Coronavirus : “N'allez pas saturer les urgences, sinon on va vers une boucherie !”, alerte un médecin du Nord

Le Docteur Legrand dans son cabinet / © DOCTEUR LEGRAND
Le Docteur Legrand dans son cabinet / © DOCTEUR LEGRAND

Le Dr. Bertrand Legrand, médecin généraliste à Tourcoing, déplore que les patients aient "peur de venir dans nos cabinets de ville et se disent qu'aux urgences, ils seront mieux pris en charge".

Par Marianne Mas

Le docteur Bertrand Legrand est secrétaire général de la confédération des syndicats médicaux français (CSMF). Son cabinet est situé au cœur du quartier de la Bourgogne à Tourcoing. Depuis le début de la pandémie, il a vu son activité chuter. D'une centaine de patients par jour, il est passé à 60 environ. "Uniquement des COVID."

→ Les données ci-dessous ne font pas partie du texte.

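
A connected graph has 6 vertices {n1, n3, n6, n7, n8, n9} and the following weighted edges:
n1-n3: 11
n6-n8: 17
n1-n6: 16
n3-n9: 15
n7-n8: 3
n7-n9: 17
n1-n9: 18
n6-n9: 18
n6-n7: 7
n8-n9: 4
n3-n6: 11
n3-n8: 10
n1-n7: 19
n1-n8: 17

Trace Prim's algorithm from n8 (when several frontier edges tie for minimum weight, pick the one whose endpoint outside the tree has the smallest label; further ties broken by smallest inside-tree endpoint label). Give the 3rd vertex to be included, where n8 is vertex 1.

n9

Prim, starting at n8.
Step 1: frontier [n7-n8 3, n8-n9 4, n3-n8 10, n1-n8 17, n6-n8 17] → take n7-n8 (3); add n7.
Step 2: frontier [n6-n7 7, n7-n9 17, n1-n7 19, n8-n9 4, n3-n8 10, n1-n8 17, n6-n8 17] → take n8-n9 (4); add n9.
Step 3: frontier [n6-n7 7, n1-n7 19, n3-n8 10, n1-n8 17, n6-n8 17, n3-n9 15, n1-n9 18, n6-n9 18] → take n6-n7 (7); add n6.
Step 4: frontier [n3-n6 11, n1-n6 16, n1-n7 19, n3-n8 10, n1-n8 17, n3-n9 15, n1-n9 18] → take n3-n8 (10); add n3.
Step 5: frontier [n1-n3 11, n1-n6 16, n1-n7 19, n1-n8 17, n1-n9 18] → take n1-n3 (11); add n1.
Vertex order: n8, n7, n9, n6, n3, n1. The 3rd vertex is n9.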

Une baisse de fréquentation que le docteur Legrand explique : "Ils ont peur de venir dans nos cabinets de ville et se disent qu'aux urgences, ils seront mieux pris en charge, mais c'est tout l'inverse qu'il faut faire !"

Le message que Bertrand Legrand tient absolument faire passer, c'est de ne surtout pas aller aux urgences à moins d'avoir été diagnostiqué auparavant par son médecin généraliste.

 

Le Covid-19 "écrase tous les autres" virus


Les urgences sont saturées en patients, saturées aussi en virus, "et les gens ne se rendent pas compte qu'ils risquent ensuite de contaminer toute leur famille en rentrant chez eux."

"Il faut bien comprendre que le risque qu'on prend, c'est celui de la charge virale", insiste le médecin. "Il y a un effet cumulatif avec ce virus, comme pour la radioactivité. Le COVID-19 c'est un virus qui prend toute la place dans l'écosystème des virus ! Il écrase tous les autres".

 

Repenser ses pratiques


Pour éviter cette charge virale dans son cabinet, le docteur Legrand a complètement repensé sa pratique. "D'abord mes patients attendent dehors dans mon jardin. J'ai installé un abri pour les jours de pluie. Dans mon cabinet, j'aère toute la journée . Je reçois les gens un par un. Ils restent debout dans mon cabinet, je ne les touche presque pas."
 

"Pour l'examen ORL, je leur demande d'ouvrir grand la bouche, de retenir leur respiration, je passe rapidement devant eux et hop ! Je fais le diagnostic", poursuit-il. "Je ne prends plus non plus la tension pour ne pas contaminer mon tensiomètre."

 

"On mène une guerre sans généraux"


Comment fait-il pour les masques ? "J'ai un stock de 50 masques 'Bachelot', des FFP1, qu'on recycle avec ma femme qui est médecin elle aussi. C'est mieux que rien, mais c'est inadmissible d'en être arrivés là. On nous dit qu'on mène une guerre mais on n'a pas de généraux, pas de matériel, on ne nous dit pas la vérité. On aimerait se protéger et protéger nos patients en toute connaissance de cause mais c'est impossible." 
 

"Je discutais hier avec un confrère, il me disait que dans les EHPAD de la Côte d'Opale, ils sont en train de faire des listes de patients qu'on ne va pas réanimer ! Et quand un patient d'EHPAD est diagnostiqué positif à l'hôpital, les directives c'est de les renvoyer dans leur établissement. On va vers une boucherie".

Bertrand Legrand en veut aux politiques de ne pas avoir pris la mesure de la gravité de cette pandémie suffisamment tôt, et d'avoir brouillé les messages par des injonctions contradictoires. "On fera les comptes après", tempête-t-il.